I haven't yet installed the server, but if you have a spare Unix machine with an ssh server running on it, a simple crontab could do the job, e.g. using ssh and rsync (if you have an NFS-mounted partition, it would even be simpler):

$ crontab -l
# m h  dom mon dow   command
0,15,30,45 * * * * if `ping -c 1 machine.domaine.com
> /dev/null 2> /dev/null` ; then export SSH_AGENT_PID=
"`pgrep -l ssh-agent | cut -d' ' -f1`" ; export SSH_AUTH_SOCK=
"`/usr/bin/find /tmp -path '*ssh-*' -type s -user name -group
gname -name '*agent*' 2> /dev/null`" ; /usr/bin/rsync -avz -e ssh
--quiet /home/name/src [email protected]:/home/name/backup/src ; fi

(I assume that you can log in the machine using ssh, that you have an ssh-agent running and have used ssh-add).

This way, every 15 minutes, on-going work is saved, and as rsync is quite fast figuring out what has changed, it shouldn't make your workstation too slow.. In case your disk crashes, simply log into machine.domain.com, use your backup-ed credentials :-) and continue to work...

Hope it'll help.

Cheers,
Christophe.

= Security is mostly a superstition. It does not exist in nature. -- Helen Keller =

Christophe Muller
A: 

Yes, you should use a normal backup system in between your commits.
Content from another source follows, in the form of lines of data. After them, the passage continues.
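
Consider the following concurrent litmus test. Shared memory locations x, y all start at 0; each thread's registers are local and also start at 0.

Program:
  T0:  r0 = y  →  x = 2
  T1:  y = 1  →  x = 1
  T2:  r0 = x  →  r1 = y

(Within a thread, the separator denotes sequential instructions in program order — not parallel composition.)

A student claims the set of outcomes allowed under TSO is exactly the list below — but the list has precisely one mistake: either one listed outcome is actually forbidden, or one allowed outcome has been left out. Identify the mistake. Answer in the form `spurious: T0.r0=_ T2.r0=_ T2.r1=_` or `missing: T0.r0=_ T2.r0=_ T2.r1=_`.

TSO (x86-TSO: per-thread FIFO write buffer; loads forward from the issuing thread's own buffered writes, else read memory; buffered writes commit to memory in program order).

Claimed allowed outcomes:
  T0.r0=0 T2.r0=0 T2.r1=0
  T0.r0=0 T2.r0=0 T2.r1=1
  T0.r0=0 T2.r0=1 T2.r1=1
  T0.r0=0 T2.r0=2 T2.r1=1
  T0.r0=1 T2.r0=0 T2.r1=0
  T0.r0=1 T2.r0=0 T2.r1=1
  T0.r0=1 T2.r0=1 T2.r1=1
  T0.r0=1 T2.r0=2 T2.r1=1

outcome vector order: (T0.r0,T2.r0,T2.r1)
TSO (9): 000; 001; 011; 020; 021; 100; 101; 111; 121
TSO∖claimed = {020}

missing: T0.r0=0 T2.r0=2 T2.r1=0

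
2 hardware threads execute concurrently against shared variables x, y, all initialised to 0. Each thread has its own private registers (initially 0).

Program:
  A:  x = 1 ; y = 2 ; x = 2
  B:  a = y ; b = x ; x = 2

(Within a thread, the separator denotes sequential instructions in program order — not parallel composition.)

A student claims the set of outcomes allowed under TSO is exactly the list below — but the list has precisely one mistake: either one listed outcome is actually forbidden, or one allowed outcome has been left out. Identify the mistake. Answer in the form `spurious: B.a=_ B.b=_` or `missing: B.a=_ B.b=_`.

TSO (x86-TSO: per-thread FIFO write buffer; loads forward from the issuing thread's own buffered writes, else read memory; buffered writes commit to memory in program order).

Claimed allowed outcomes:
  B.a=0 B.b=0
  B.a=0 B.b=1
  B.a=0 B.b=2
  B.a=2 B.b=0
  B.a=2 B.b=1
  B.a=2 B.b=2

outcome vector order: (B.a,B.b)
[TSO] allowed = {<0 0>, <0 1>, <0 2>, <2 1>, <2 2>}
claimed∖TSO = {<2 0>}

spurious: B.a=2 B.b=0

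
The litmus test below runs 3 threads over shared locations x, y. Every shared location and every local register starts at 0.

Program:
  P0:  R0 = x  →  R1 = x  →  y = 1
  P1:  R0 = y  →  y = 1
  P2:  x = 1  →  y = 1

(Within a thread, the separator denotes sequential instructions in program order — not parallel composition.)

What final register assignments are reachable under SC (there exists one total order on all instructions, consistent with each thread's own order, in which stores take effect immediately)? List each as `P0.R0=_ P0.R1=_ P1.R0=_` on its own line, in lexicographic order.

outcome vector order: (P0.R0,P0.R1,P1.R0)
|SC outcomes| = 6

P0.R0=0 P0.R1=0 P1.R0=0
P0.R0=0 P0.R1=0 P1.R0=1
P0.R0=0 P0.R1=1 P1.R0=0
P0.R0=0 P0.R1=1 P1.R0=1
P0.R0=1 P0.R1=1 P1.R0=0
P0.R0=1 P0.R1=1 P1.R0=1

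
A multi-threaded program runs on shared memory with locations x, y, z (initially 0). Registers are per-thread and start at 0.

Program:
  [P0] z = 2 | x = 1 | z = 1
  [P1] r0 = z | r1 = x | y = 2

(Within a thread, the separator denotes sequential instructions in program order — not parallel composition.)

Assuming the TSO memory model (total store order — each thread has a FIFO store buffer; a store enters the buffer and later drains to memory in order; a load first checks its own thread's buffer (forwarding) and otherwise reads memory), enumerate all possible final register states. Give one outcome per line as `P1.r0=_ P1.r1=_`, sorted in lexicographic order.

outcome vector order: (P1.r0,P1.r1)
|TSO outcomes| = 5

P1.r0=0 P1.r1=0
P1.r0=0 P1.r1=1
P1.r0=1 P1.r1=1
P1.r0=2 P1.r1=0
P1.r0=2 P1.r1=1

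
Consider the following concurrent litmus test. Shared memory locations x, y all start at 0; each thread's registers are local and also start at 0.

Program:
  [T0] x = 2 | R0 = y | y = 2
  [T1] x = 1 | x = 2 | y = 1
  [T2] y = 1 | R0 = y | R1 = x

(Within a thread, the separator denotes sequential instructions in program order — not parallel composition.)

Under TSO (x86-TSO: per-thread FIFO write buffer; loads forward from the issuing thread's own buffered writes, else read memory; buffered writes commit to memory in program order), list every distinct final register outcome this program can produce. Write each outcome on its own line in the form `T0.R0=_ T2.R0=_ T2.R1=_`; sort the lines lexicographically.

T0.R0=0 T2.R0=1 T2.R1=0
T0.R0=0 T2.R0=1 T2.R1=1
T0.R0=0 T2.R0=1 T2.R1=2
T0.R0=0 T2.R0=2 T2.R1=1
T0.R0=0 T2.R0=2 T2.R1=2
T0.R0=1 T2.R0=1 T2.R1=0
T0.R0=1 T2.R0=1 T2.R1=1
T0.R0=1 T2.R0=1 T2.R1=2
T0.R0=1 T2.R0=2 T2.R1=1
T0.R0=1 T2.R0=2 T2.R1=2

outcome vector order: (T0.R0,T2.R0,T2.R1)
|TSO outcomes| = 10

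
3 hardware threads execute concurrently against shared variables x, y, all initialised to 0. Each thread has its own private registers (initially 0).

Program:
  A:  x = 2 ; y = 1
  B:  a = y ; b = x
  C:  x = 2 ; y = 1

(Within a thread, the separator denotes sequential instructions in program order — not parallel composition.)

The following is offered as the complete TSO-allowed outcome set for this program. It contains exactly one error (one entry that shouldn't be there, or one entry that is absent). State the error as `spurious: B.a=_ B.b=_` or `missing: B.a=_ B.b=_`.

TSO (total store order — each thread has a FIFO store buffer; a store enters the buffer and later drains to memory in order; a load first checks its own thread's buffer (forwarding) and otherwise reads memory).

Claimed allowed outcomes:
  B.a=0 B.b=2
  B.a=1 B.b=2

outcome vector order: (B.a,B.b)
[TSO] allowed = {<0 0>; <0 2>; <1 2>}
TSO∖claimed = {<0 0>}

missing: B.a=0 B.b=0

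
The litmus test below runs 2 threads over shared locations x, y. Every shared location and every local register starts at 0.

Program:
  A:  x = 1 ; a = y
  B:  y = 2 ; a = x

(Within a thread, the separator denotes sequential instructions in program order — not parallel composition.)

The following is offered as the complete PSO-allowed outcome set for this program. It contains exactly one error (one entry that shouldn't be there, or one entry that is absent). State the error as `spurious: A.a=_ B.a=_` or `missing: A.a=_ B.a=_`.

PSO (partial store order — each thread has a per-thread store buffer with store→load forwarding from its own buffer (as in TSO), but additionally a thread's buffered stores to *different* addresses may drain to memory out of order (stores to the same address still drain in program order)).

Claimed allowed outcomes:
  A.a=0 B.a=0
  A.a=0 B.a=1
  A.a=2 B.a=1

outcome vector order: (A.a,B.a)
PSO (4): (0,0), (0,1), (2,0), (2,1)
PSO∖claimed = {(2,0)}

missing: A.a=2 B.a=0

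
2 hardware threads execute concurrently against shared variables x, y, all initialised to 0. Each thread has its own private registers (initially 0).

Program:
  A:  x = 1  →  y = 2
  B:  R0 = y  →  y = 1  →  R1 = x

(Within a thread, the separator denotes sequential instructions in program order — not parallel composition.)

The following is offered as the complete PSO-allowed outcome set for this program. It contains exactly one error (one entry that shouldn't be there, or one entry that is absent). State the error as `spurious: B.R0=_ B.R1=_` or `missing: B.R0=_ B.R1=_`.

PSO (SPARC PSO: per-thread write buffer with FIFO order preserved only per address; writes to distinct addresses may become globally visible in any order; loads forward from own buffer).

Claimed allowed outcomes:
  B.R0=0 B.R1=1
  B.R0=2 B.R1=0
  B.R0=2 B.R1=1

outcome vector order: (B.R0,B.R1)
PSO (4): 00; 01; 20; 21
PSO∖claimed = {00}

missing: B.R0=0 B.R1=0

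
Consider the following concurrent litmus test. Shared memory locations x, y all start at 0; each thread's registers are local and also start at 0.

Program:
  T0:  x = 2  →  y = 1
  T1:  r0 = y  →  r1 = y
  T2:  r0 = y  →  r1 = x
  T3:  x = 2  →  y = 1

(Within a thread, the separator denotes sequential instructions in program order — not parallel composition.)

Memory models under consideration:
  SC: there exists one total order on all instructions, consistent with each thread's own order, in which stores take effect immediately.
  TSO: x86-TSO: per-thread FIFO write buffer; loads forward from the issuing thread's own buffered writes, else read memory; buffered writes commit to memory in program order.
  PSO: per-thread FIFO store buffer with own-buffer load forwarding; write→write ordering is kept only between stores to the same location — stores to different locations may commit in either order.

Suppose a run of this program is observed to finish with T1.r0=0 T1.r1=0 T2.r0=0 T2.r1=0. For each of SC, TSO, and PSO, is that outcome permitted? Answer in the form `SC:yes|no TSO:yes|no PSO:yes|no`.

outcome vector order: (T1.r0,T1.r1,T2.r0,T2.r1)
under SC → 0000, 0002, 0012, 0100, 0102, 0112, 1100, 1102, 1112
under TSO → 0000, 0002, 0012, 0100, 0102, 0112, 1100, 1102, 1112
under PSO → 0000, 0002, 0010, 0012, 0100, 0102, 0110, 0112, 1100, 1102, 1110, 1112
target 0000 ∈ {SC,TSO,PSO}

SC:yes TSO:yes PSO:yes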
In fact, version control has nothing to do with backups. By this I mean that you should put a backup system in place for all employees, whether they are developers, secretaries, managers, or something else. The desktops should be backed up regardless of whether or not they are using a version control system.

I see a version control system as a crucial tool used to structure software development and to enable many people to work together. It is an essential tool when you need to maintain several parallel releases, or when you need to investigate a bug. You may be able to use a backup system to figure out when a bug was first introduced, but you cannot use a backup system to maintain several parallel branches. So a version control system gives you more than a backup system, and a backup system complements a version control system by taking care of all those uncommitted files.

Now, you will of course want to make backups of the repositories themselves. With distributed version control this is super easy -- you just push from your local repository to another repository on a remote backup server. This way the VCS will take care of locking and ensure that you have a consistent state on the backup server.